Retirement, Insights | 31 May 2020
When do I start saving for retirement?
When is a right time to start planning or even saving for retirement? 20s? 30s? 40s? Just right before retirement itself? When you’re in your 20s, retirement seems so far off that it hardly feels real at all. In fact, its one of the most heard excuses people make to justify not saving for retirement.
Anyone nearing retirement age will tell you the years slip by, and building a sizable golden egg becomes increasingly more difficult if you don’t start early. You’ll also be caught up in more expenses you may not currently have yet like housing loan and a family.
At the start of anyone’s career, you may be not earning that much money but there’s one thing you have more of than richer, older folks: time. With time on your side, saving for your retirement is easier as you are younger and may have fewer responsibilities.
Goals
With time on your side, the sooner you decide to start saving for retirement, the better it will be for you down the road. But if you are not able to do it yourself, it is necessary to hire a professional to help you out.
Make sure you set realistic expectations and goals. These are a few things that you may need to consider during your analysis:
- Your current age
- The age you plan to retire
- All income sources (current and projected)
- Your expenses (current and projected)
- How much can you afford to set aside for your retirement
- How and where you plan to live after you retire
- Any savings account/plans that you have
- Your insurances coverage (to make sure you are well protected in any events)
Compound interest is your friend
Compound interest might be the most compelling reason for you to start as early as possible to save for your retirement as it increases your savings significantly with time. If you are unfamiliar with the term, compound interest is the interest earned on your interests, which grows exponentially due to the interest building on itself over time.

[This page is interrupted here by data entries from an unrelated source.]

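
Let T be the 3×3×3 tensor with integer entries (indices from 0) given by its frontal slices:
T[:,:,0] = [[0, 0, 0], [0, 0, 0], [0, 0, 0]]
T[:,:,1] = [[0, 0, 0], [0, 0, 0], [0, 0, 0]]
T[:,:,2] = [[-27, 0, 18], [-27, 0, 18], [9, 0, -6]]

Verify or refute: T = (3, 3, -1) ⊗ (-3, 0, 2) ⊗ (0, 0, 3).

Yes

Reconstruct entrywise from the claimed factors. For example, T[2,2,0] = 0 and Σₗ aₗ[2]bₗ[2]cₗ[0] = (-1)·(2)·(0) = 0; checking all 27 entries, every one matches. The claim holds.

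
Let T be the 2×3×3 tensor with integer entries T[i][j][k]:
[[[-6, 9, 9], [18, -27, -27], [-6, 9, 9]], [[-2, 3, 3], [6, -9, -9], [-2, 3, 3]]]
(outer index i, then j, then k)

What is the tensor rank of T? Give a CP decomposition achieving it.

Lower bound: T ≠ 0 (e.g. T[0,0,0] = -6), so rank(T) ≥ 1.
Upper bound: if T = a ⊗ b ⊗ c then every fibre of T is a multiple of the corresponding factor, so read the factors off the fibres through the nonzero entry T[0,0,0] = -6.
The mode-1 fibre T[:,0,0] = [-6, -2] gives a = (3, 1) (primitive direction); the mode-2 fibre T[0,:,0] = [-6, 18, -6] gives b = (1, -3, 1); then c[k] = T[0,0,k] / (a[0]·b[0]) = [-6, 9, 9] / 3 = (-2, 3, 3).
Expanding (3, 1) ⊗ (1, -3, 1) ⊗ (-2, 3, 3) reproduces all 18 entries of T, so T = (3, 1) ⊗ (1, -3, 1) ⊗ (-2, 3, 3) and rank(T) ≤ 1.
These bounds meet, so rank(T) = 1.

rank(T) = 1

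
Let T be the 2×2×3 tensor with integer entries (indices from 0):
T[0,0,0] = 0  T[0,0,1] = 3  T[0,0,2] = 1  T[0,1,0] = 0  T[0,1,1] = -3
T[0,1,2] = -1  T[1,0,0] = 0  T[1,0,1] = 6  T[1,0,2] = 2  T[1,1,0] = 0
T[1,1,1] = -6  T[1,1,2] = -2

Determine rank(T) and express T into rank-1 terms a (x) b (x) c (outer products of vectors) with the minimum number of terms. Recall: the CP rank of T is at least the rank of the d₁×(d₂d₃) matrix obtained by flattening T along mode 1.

rank(T) = 1

Lower bound: T ≠ 0 (e.g. T[0,0,1] = 3), so rank(T) ≥ 1.
Upper bound: if T = a (x) b (x) c then every fibre of T is a multiple of the corresponding factor, so read the factors off the fibres through the nonzero entry T[0,0,1] = 3.
The mode-1 fibre T[:,0,1] = [3, 6] gives a = [1, 2] (primitive direction); the mode-2 fibre T[0,:,1] = [3, -3] gives b = [1, -1]; then c[k] = T[0,0,k] / (a[0]·b[0]) = [0, 3, 1] / 1 = [0, 3, 1].
Expanding [1, 2] (x) [1, -1] (x) [0, 3, 1] reproduces all 12 entries of T, so T = [1, 2] (x) [1, -1] (x) [0, 3, 1] and rank(T) ≤ 1.
These bounds meet, so rank(T) = 1.
Check entry T[0,1,1] = -3: (1)·(-1)·(3) = -3.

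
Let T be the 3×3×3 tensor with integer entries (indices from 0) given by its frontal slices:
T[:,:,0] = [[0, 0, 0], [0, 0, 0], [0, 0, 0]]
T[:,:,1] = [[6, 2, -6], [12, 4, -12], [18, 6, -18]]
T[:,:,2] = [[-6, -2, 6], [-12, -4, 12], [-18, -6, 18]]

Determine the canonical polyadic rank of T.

1

Lower bound: T ≠ 0 (e.g. T[0,0,1] = 6), so rank(T) ≥ 1.
Upper bound: if T = a (x) b (x) c then every fibre of T is a multiple of the corresponding factor, so read the factors off the fibres through the nonzero entry T[0,0,1] = 6.
The mode-1 fibre T[:,0,1] = [6, 12, 18] gives a = (1, 2, 3) (primitive direction); the mode-2 fibre T[0,:,1] = [6, 2, -6] gives b = (3, 1, -3); then c[k] = T[0,0,k] / (a[0]·b[0]) = [0, 6, -6] / 3 = (0, 2, -2).
Expanding (1, 2, 3) (x) (3, 1, -3) (x) (0, 2, -2) reproduces all 27 entries of T, so T = (1, 2, 3) (x) (3, 1, -3) (x) (0, 2, -2) and rank(T) ≤ 1.
These bounds meet, so rank(T) = 1.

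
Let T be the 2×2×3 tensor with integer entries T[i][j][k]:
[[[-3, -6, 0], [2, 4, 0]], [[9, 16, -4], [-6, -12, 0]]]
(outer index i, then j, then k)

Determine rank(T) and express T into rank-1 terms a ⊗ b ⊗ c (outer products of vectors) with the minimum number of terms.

Lower bound: the mode-3 unfolding of T (rows indexed by k, columns by (i,j) = (0,0), (0,1), (1,0), (1,1)) is [[-3, 2, 9, -6], [-6, 4, 16, -12], [0, 0, -4, 0]].
There the 2×2 minor on rows k ∈ {0, 1}, columns (i,j) ∈ {(0,0), (1,0)} is det [[-3, 9], [-6, 16]] = 6 ≠ 0, so this unfolding has rank ≥ 2; CP rank is at least every unfolding rank, so rank(T) ≥ 2. (This is only a lower bound: in general the CP rank may exceed every unfolding rank, so we still need to exhibit 2 rank-1 terms summing to T.)
Upper bound — finding two terms. Write S_k = T[:,:,k] for the frontal slices: S₀ = [[-3, 2], [9, -6]], S₁ = [[-6, 4], [16, -12]], S₂ = [[0, 0], [-4, 0]].
If T = a₁ ⊗ b₁ ⊗ c₁ + a₂ ⊗ b₂ ⊗ c₂ then each S_k = c₁[k]·a₁b₁ᵀ + c₂[k]·a₂b₂ᵀ. S₀ and S₁ are linearly independent, so a₁b₁ᵀ and a₂b₂ᵀ must span the same plane of matrices: they are the rank-1 matrices of the form x·S₀ + y·S₁.
det(x·S₀ + y·S₁) is 4·xy + 8·y² = 4·(x + 2·y)(y), vanishing at (x:y) = (2:-1) and (1:0).
M₁ = 2·S₀ − S₁ = [[0, 0], [2, 0]] = 2·(0, 1)(1, 0)ᵀ and M₂ = S₀ = [[-3, 2], [9, -6]] = −(1, -3)(3, -2)ᵀ, so take a₁ = (0, 1), b₁ = (1, 0), a₂ = (1, -3), b₂ = (3, -2).
Each slice is an integer combination of E₁ = a₁b₁ᵀ and E₂ = a₂b₂ᵀ: S₀ = −E₂, S₁ = −2·E₁ − 2·E₂, S₂ = −4·E₁; reading off coefficients, c₁ = (0, -2, -4) and c₂ = (-1, -2, 0).
Hence T = (0, 1) ⊗ (1, 0) ⊗ (0, -2, -4) + (1, -3) ⊗ (3, -2) ⊗ (-1, -2, 0), so rank(T) ≤ 2.
These bounds meet, so rank(T) = 2.
Check entry T[1,0,0] = 9: (1)·(1)·(0) + (-3)·(3)·(-1) = 9.

rank(T) = 2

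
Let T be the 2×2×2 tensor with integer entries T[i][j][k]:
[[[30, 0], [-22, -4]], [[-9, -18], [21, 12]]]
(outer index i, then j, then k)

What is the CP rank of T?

Lower bound: the mode-2 unfolding of T (rows indexed by j, columns by (i,k) = (0,0), (0,1), (1,0), (1,1)) is [[30, 0, -9, -18], [-22, -4, 21, 12]].
There the 2×2 minor on rows j ∈ {0, 1}, columns (i,k) ∈ {(0,0), (0,1)} is det [[30, 0], [-22, -4]] = -120 ≠ 0, so this unfolding has rank ≥ 2; CP rank is at least every unfolding rank, so rank(T) ≥ 2. (This is only a lower bound: in general the CP rank may exceed every unfolding rank, so we still need to exhibit 2 rank-1 terms summing to T.)
Upper bound — finding two terms. Write S_k = T[:,:,k] for the frontal slices: S₀ = [[30, -22], [-9, 21]], S₁ = [[0, -4], [-18, 12]].
If T = a₁ ⊗ b₁ ⊗ c₁ + a₂ ⊗ b₂ ⊗ c₂ then each S_k = c₁[k]·a₁b₁ᵀ + c₂[k]·a₂b₂ᵀ. S₀ and S₁ are linearly independent, so a₁b₁ᵀ and a₂b₂ᵀ must span the same plane of matrices: they are the rank-1 matrices of the form x·S₀ + y·S₁.
det(x·S₀ + y·S₁) is 432·x² − 72·xy − 72·y² = 72·(2·x − y)(3·x + y), vanishing at (x:y) = (1:2) and (1:-3).
M₁ = S₀ + 2·S₁ = [[30, -30], [-45, 45]] = 15·[2, -3][1, -1]ᵀ and M₂ = S₀ − 3·S₁ = [[30, -10], [45, -15]] = 5·[2, 3][3, -1]ᵀ, so take a₁ = [2, -3], b₁ = [1, -1], a₂ = [2, 3], b₂ = [3, -1].
Each slice is an integer combination of E₁ = a₁b₁ᵀ and E₂ = a₂b₂ᵀ: S₀ = 9·E₁ + 2·E₂, S₁ = 3·E₁ − E₂; reading off coefficients, c₁ = [9, 3] and c₂ = [2, -1].
Hence T = [2, -3] ⊗ [1, -1] ⊗ [9, 3] + [2, 3] ⊗ [3, -1] ⊗ [2, -1], so rank(T) ≤ 2.
These bounds meet, so rank(T) = 2.

2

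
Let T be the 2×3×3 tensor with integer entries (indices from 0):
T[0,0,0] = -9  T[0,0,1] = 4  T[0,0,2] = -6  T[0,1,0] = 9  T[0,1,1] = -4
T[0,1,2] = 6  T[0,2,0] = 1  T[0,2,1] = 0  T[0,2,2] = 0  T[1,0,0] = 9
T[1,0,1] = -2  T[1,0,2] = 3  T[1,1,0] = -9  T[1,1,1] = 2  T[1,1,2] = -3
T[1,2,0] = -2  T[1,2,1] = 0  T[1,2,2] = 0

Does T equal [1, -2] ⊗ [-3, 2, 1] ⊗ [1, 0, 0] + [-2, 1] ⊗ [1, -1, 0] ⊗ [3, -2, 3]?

Reconstruct entry (0,1,0) from the claimed factors: Σₗ aₗ[0]bₗ[1]cₗ[0] = (1)·(2)·(1) + (-2)·(-1)·(3) = 8, but T[0,1,0] = 9. The claim is false.

No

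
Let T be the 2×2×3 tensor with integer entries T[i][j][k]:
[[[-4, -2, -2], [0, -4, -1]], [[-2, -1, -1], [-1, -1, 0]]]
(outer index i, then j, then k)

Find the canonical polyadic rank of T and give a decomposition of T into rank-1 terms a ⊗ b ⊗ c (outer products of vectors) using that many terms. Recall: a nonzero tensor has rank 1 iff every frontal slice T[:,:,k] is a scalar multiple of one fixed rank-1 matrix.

rank(T) = 3

Lower bound: the mode-3 unfolding of T (rows indexed by k, columns by (i,j) = (0,0), (0,1), (1,0), (1,1)) is [[-4, 0, -2, -1], [-2, -4, -1, -1], [-2, -1, -1, 0]].
There the 3×3 minor on rows k ∈ {0, 1, 2}, columns (i,j) ∈ {(0,0), (0,1), (1,1)} is det [[-4, 0, -1], [-2, -4, -1], [-2, -1, 0]] = 10 ≠ 0, so this unfolding has rank ≥ 3; CP rank is at least every unfolding rank, so rank(T) ≥ 3. (This is only a lower bound: in general the CP rank may exceed every unfolding rank, so we still need to exhibit 3 rank-1 terms summing to T.)
Upper bound: T is a sum of 3 rank-1 terms, T = [1, 2] ⊗ [0, 1] ⊗ [-2, -2, -1] + [2, -1] ⊗ [0, 1] ⊗ [-1, -2, -1] + [2, 1] ⊗ [1, -1] ⊗ [-2, -1, -1] (written with every a and b primitive with positive leading entry and the scale carried by c; CP decompositions are not unique, and this one is verified by expanding entrywise), so rank(T) ≤ 3.
These bounds meet, so rank(T) = 3.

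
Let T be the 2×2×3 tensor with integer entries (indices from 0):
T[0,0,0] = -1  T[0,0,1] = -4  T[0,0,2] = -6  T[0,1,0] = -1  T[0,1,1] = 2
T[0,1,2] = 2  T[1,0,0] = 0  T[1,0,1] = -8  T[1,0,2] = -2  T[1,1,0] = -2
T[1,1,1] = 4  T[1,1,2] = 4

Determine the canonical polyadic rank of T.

3

Lower bound: the mode-3 unfolding of T (rows indexed by k, columns by (i,j) = (0,0), (0,1), (1,0), (1,1)) is [[-1, -1, 0, -2], [-4, 2, -8, 4], [-6, 2, -2, 4]].
There the 3×3 minor on rows k ∈ {0, 1, 2}, columns (i,j) ∈ {(0,0), (0,1), (1,0)} is det [[-1, -1, 0], [-4, 2, -8], [-6, 2, -2]] = -52 ≠ 0, so this unfolding has rank ≥ 3; CP rank is at least every unfolding rank, so rank(T) ≥ 3. (Unfolding ranks only ever bound the CP rank from below — rank(T) can be strictly larger than all of them — so the matching upper bound has to come from an explicit 3-term decomposition.)
Upper bound: T is a sum of 3 rank-1 terms, T = (0, 1) (x) (1, 0) (x) (-2, -4, 2) + (1, 0) (x) (1, 0) (x) (-2, -2, -4) + (1, 2) (x) (1, -1) (x) (1, -2, -2) (one valid choice — decompositions are not unique — normalised so each a, b is primitive with positive first nonzero entry; check it by expanding all entries), so rank(T) ≤ 3.
These bounds meet, so rank(T) = 3.
Check entry T[1,0,1] = -8: (1)·(1)·(-4) + (0)·(1)·(-2) + (2)·(1)·(-2) = -8.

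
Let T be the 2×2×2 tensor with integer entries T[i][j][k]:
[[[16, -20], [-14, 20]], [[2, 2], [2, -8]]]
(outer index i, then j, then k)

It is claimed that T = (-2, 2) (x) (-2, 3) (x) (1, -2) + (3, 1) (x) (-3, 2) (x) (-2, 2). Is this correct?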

A simple example would be:
Say you invest $1,000 in safe long-term bond that earns 3% interest per year. At the end of the first year, your investment will grow by $30 (3% of $1000). You will now have $1,030.
However, in the following year you will gain 3% on $1,030, which means your investment will grow by $30.90. A little more but not much.
Granted the first few years the interest on interest might not be as fanciful but if you were to fast forward into the 20th, 30th or even 40th year, your interest will be so much higher due the compounding effect.
The savings would be even more dramatic if you invest the money in a stock market, mutual fund of other higher earning instruments.
Saving a little early vs. Saving a lot later
One might think that they have plenty of time to start saving for retirement. After all, you are in your 20s and have your whole life ahead of you. It might be true, but why put off saving for tomorrow when you are able to start today?
That’s why CPF contribution kicks in as early as your first paycheck, because the government realise the need to start saving for retirement early when expenses are usually lower.
You can also put money outside of CPF. Let’s say you start investment $100 a month, and you average a positive return of 1% a month or 12% a year, compounded monthly over 40 years whereas your friend, who is of the same age, only begins 30 years later and invest $1,000 per month for 10 years also yielding the same return, compounded monthly.
Who do you think will have saved up more money in the end?
Your friend would have saved around $230,000 and your retirement funds will be a little over $1,17 million. Even though your friend invested 10 times more as much as you towards the end, the power of compounded interest makes your portfolio significantly bigger.
The long you wait to plan and save for retirement, the more you’ll need to invest each month. While it may be more enjoyable in your 20s with your full income at your disposal, it will make your life harder as you must put away more money as you age. And if you wait too long, you maybe need to postpone your retirement.